I'm trying to do PTE-A on 20th October '15, Only one concern I have here is that I have a Stammering issue.

Will I get less points if I stammer during my Exam (Re-Tell Lecture, Read Aloud or Repeat Sentence)

Guide me on this.


----------



## m.vettri (Nov 5, 2014)

starwin4u said:


> Hi All,
> 
> I'm trying to do PTE-A on 20th October '15, Only one concern I have here is that I have a Stammering issue.
> 
> ...


Hi,
I see you have scored 7.5 in speaking in IELTS, which is a good score.
Yes, stammering will be an issue. But you dont have to be very fast.
you can speak in medium pace and dont need to hurry.

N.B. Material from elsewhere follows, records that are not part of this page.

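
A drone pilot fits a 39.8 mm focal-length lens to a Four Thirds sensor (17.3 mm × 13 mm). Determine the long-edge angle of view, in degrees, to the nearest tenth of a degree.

Angle of view α = 2·arctan(w/2f) with w = 17.3 mm and f = 39.8 mm.
w/2f = 0.21734; arctan(0.21734) ≈ 12.2618°, so α ≈ 24.5236°.

24.5°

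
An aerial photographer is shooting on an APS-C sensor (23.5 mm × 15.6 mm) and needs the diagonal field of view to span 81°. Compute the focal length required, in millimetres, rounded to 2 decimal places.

16.51 mm

Sensor diagonal = √(23.5² + 15.6²) = √795.6100 ≈ 28.2066 mm.
From α = 2·arctan(d/2f) we get f = d / (2·tan(α/2)).
With d = 28.2066 mm and α/2 = 40.5°, tan(α/2) ≈ 0.85408, so f ≈ 28.2066 / 1.70816 ≈ 16.5128 mm.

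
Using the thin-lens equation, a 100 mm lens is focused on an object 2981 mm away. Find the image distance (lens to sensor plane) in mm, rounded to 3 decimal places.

1/dᵢ = 1/f − 1/dₒ = 1/100 − 1/2981 = 0.0096645 mm⁻¹.
dᵢ = 1/0.0096645 ≈ 103.4710 mm.

103.471 mm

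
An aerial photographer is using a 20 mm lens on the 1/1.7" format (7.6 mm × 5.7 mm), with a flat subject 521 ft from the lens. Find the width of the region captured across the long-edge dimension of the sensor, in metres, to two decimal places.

60.34 m

dₒ: 521 ft × 304.8 mm/ft = 158800.79 mm.
Similar triangles through the lens centre give W/dₒ = w/dᵢ; with 1/f = 1/dₒ + 1/dᵢ this gives W = w·(dₒ − f)/f.
W = 7.6 mm × (158801 − 20) / 20 = 7.6 × 7939.0397 ≈ 60336.702 mm = 60.3367 m.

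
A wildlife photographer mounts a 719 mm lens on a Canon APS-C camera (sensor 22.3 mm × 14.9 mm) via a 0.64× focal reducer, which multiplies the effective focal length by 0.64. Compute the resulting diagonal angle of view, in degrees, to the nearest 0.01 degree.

3.34°

Effective focal length f = 719 × 0.64 = 460.16 mm.
Sensor diagonal = √(22.3² + 14.9²) = √719.3000 ≈ 26.8198 mm.
α = 2·arctan(26.820 / (2 × 460.16)) = 2·arctan(0.02914) ≈ 3.3385°.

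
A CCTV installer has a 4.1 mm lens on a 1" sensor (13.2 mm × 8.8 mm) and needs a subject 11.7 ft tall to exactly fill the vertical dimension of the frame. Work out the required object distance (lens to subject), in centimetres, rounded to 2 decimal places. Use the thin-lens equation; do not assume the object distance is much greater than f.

W: 11.7 ft × 304.8 mm/ft = 3566.16 mm.
Magnification m = h/W = dᵢ/dₒ; combined with 1/f = 1/dₒ + 1/dᵢ this gives dₒ = f·(1 + W/h).
dₒ = 4.1 mm × (1 + 3566.16/8.8) = 4.1 × 406.2454 ≈ 1665.606 mm = 166.561 cm.

166.56 cm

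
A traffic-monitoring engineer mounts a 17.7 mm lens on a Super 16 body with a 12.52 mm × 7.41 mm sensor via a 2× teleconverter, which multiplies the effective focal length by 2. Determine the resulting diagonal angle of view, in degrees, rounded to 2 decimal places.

Effective focal length f = 17.7 × 2 = 35.4 mm.
Sensor diagonal = √(12.52² + 7.41²) = √211.6585 ≈ 14.5485 mm.
α = 2·arctan(14.548 / (2 × 35.4)) = 2·arctan(0.20549) ≈ 23.2238°.

23.22°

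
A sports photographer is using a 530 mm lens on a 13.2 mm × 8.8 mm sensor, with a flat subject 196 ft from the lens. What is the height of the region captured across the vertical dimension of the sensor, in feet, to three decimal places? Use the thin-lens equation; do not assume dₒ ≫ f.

3.225 ft

dₒ: 196 ft × 304.8 mm/ft = 59740.80 mm.
Similar triangles through the lens centre give W/dₒ = h/dᵢ; with 1/f = 1/dₒ + 1/dᵢ this gives W = h·(dₒ − f)/f.
W = 8.8 mm × (59740.8 − 530) / 530 = 8.8 × 111.7185 ≈ 983.123 mm = 983.123/304.8 ft = 3.22547 ft.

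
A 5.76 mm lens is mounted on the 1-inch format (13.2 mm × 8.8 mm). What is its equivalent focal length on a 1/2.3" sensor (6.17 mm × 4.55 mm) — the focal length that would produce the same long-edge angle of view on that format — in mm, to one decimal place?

2.7 mm

Equal angle of view means equal width/f ratio, so f₂ = f₁ · (width₂/width₁) = 5.76 × 6.17/13.2.
f₂ = 5.76 × 0.46742 ≈ 2.692 mm.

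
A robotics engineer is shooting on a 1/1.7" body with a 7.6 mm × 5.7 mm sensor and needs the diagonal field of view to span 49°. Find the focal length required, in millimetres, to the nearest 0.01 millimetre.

Sensor diagonal = √(7.6² + 5.7²) = √90.2500 ≈ 9.5000 mm.
From α = 2·arctan(d/2f) we get f = d / (2·tan(α/2)).
With d = 9.5000 mm and α/2 = 24.5°, tan(α/2) ≈ 0.45573, so f ≈ 9.5000 / 0.91145 ≈ 10.4229 mm.

10.42 mm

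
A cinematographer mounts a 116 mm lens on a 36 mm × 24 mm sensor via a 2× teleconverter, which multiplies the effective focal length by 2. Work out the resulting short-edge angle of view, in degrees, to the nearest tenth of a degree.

5.9°

Effective focal length f = 116 × 2 = 232 mm.
α = 2·arctan(24 / (2 × 232)) = 2·arctan(0.05172) ≈ 5.9219°.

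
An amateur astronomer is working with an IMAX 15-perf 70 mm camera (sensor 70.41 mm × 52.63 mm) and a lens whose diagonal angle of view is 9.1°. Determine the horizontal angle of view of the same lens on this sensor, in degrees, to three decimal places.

7.294°

Sensor diagonal = √(70.41² + 52.63²) = √7727.4850 ≈ 87.9061 mm.
From the diagonal AOV: f = 87.9061 / (2·tan(4.55°)) = 87.9061 / 0.15916 ≈ 552.3140 mm.
Horizontal AOV = 2·arctan(70.41 / (2 × 552.3140)) = 2·arctan(0.06374) ≈ 7.2943°.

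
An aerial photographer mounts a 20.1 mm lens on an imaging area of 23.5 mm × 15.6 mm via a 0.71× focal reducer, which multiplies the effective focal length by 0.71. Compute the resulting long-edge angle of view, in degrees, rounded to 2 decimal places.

Effective focal length f = 20.1 × 0.71 = 14.271 mm.
α = 2·arctan(23.5 / (2 × 14.271)) = 2·arctan(0.82335) ≈ 78.9325°.

78.93°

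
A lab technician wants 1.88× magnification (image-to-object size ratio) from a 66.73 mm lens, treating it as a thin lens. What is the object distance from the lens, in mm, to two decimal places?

102.22 mm

With m = dᵢ/dₒ and 1/f = 1/dₒ + 1/dᵢ, substituting dᵢ = m·dₒ gives 1/f = (1 + 1/m)/dₒ, hence dₒ = f·(1 + 1/m).
dₒ = 66.73 × (1 + 1/1.88) = 66.73 × 1.53191 ≈ 102.225 mm.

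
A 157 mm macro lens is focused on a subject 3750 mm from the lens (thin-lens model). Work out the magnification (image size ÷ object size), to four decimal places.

0.0437×

Thin lens: 1/f = 1/dₒ + 1/dᵢ → 1/dᵢ = 1/157 − 1/3750 = 0.0061028 mm⁻¹, so dᵢ ≈ 163.8603 mm.
Magnification m = dᵢ/dₒ = 163.8603/3750 ≈ 0.04370.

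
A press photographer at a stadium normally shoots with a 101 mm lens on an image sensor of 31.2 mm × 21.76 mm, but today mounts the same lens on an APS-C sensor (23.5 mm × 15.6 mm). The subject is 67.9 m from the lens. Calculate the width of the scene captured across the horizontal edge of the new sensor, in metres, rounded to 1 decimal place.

15.8 m

The focal length stays 101 mm; the relevant sensor dimension is now w = 23.5 mm. Object distance dₒ = 67.9 m = 67900 mm.
Thin-lens field width W = w·(dₒ − f)/f = 23.5 × (67900 − 101)/101 ≈ 15775.015 mm = 15.775 m.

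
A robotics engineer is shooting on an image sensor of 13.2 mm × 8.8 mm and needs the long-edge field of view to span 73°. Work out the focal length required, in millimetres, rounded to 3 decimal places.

From α = 2·arctan(w/2f) we get f = w / (2·tan(α/2)).
With w = 13.2 mm and α/2 = 36.5°, tan(α/2) ≈ 0.73996, so f ≈ 13.2 / 1.47992 ≈ 8.9194 mm.

8.919 mm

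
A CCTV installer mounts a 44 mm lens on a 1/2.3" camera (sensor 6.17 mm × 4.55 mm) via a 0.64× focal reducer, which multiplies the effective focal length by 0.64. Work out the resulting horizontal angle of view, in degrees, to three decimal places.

12.504°

Effective focal length f = 44 × 0.64 = 28.16 mm.
α = 2·arctan(6.17 / (2 × 28.16)) = 2·arctan(0.10955) ≈ 12.5039°.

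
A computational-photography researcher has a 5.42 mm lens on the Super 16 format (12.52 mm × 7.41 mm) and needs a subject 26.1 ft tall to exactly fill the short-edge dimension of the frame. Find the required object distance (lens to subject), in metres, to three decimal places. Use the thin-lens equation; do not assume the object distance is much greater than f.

W: 26.1 ft × 304.8 mm/ft = 7955.28 mm.
Magnification m = h/W = dᵢ/dₒ; combined with 1/f = 1/dₒ + 1/dᵢ this gives dₒ = f·(1 + W/h).
dₒ = 5.42 mm × (1 + 7955.28/7.41) = 5.42 × 1074.5870 ≈ 5824.262 mm = 5.82426 m.

5.824 m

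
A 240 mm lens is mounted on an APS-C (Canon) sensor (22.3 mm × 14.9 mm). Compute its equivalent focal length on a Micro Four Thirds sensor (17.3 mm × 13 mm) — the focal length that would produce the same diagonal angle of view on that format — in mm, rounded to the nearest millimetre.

Sensor diagonal = √(22.3² + 14.9²) = √719.3000 ≈ 26.8198 mm.
Sensor diagonal = √(17.3² + 13²) = √468.2900 ≈ 21.6400 mm.
Equal angle of view means equal diagonal/f ratio, so f₂ = f₁ · (diagonal₂/diagonal₁) = 240 × 21.6400/26.8198.
f₂ = 240 × 0.80687 ≈ 193.648 mm.

194 mm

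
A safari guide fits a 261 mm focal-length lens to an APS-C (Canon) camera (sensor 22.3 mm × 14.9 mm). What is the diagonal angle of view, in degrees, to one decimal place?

Sensor diagonal = √(22.3² + 14.9²) = √719.3000 ≈ 26.8198 mm.
Angle of view α = 2·arctan(d/2f) with d = 26.8198 mm and f = 261 mm.
d/2f = 0.05138; arctan(0.05138) ≈ 2.9412°, so α ≈ 5.8824°.

5.9°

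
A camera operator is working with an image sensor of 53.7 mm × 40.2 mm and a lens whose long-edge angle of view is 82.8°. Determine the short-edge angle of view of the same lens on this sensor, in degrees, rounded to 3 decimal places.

66.848°

From the long-edge AOV: f = 53.7 / (2·tan(41.4°)) = 53.7 / 1.76324 ≈ 30.4553 mm.
Short-edge AOV = 2·arctan(40.2 / (2 × 30.4553)) = 2·arctan(0.65998) ≈ 66.8482°.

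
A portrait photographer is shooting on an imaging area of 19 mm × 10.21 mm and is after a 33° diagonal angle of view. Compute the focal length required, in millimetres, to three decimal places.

36.409 mm

Sensor diagonal = √(19² + 10.21²) = √465.2441 ≈ 21.5695 mm.
From α = 2·arctan(d/2f) we get f = d / (2·tan(α/2)).
With d = 21.5695 mm and α/2 = 16.5°, tan(α/2) ≈ 0.29621, so f ≈ 21.5695 / 0.59243 ≈ 36.4087 mm.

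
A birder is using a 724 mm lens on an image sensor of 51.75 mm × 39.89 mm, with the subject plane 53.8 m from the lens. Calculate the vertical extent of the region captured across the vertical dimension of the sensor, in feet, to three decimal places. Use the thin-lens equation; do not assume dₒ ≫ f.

9.594 ft

dₒ: 53.8 m = 53800 mm.
Similar triangles through the lens centre give W/dₒ = h/dᵢ; with 1/f = 1/dₒ + 1/dᵢ this gives W = h·(dₒ − f)/f.
W = 39.89 mm × (53800 − 724) / 724 = 39.89 × 73.3094 ≈ 2924.312 mm = 2924.312/304.8 ft = 9.5942 ft.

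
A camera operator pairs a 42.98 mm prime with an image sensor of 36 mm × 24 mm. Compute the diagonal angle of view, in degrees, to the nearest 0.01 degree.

Sensor diagonal = √(36² + 24²) = √1872.0000 ≈ 43.2666 mm.
Angle of view α = 2·arctan(d/2f) with d = 43.2666 mm and f = 42.98 mm.
d/2f = 0.50333; arctan(0.50333) ≈ 26.7177°, so α ≈ 53.4354°.

53.44°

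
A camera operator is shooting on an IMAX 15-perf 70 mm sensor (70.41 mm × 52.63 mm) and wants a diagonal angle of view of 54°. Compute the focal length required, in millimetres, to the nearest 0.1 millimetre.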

You may even give another shot at IELTS. Just 0.5 short in writing. 
To improve your score in writing. you need to go the extra mile. write complex sentences. clear paragraphs. clear introduction and conclusion. I did it when I wrote it.

All the best.


----------



## aussieplan (Jul 12, 2015)

m.vettri said:


> Hi,
> I see you have scored 7.5 in speaking in IELTS, which is a good score.
> Yes, stammering will be an issue. But you dont have to be very fast.
> you can speak in medium pace and dont need to hurry.
> ...


I second this, but first you should go for a re-evaluation if you're confident that you did well in the exam. I've been thru this and got 0.5 increased in both speaking and writing hence enabling me for applying for 189.

It cost Rs. 6,500/- and if scores change the amount is refunded back to you. Try it mate, who knows it might work for you as well?


----------



## ag2015 (Jul 10, 2015)

I'm pretty sure you can request an accommodation for the stammering if you can get a doctor's certificate. Ask IELTS/PTE about it. 

I know that IELTS allows accommodations for disabilities with proper documentation.


----------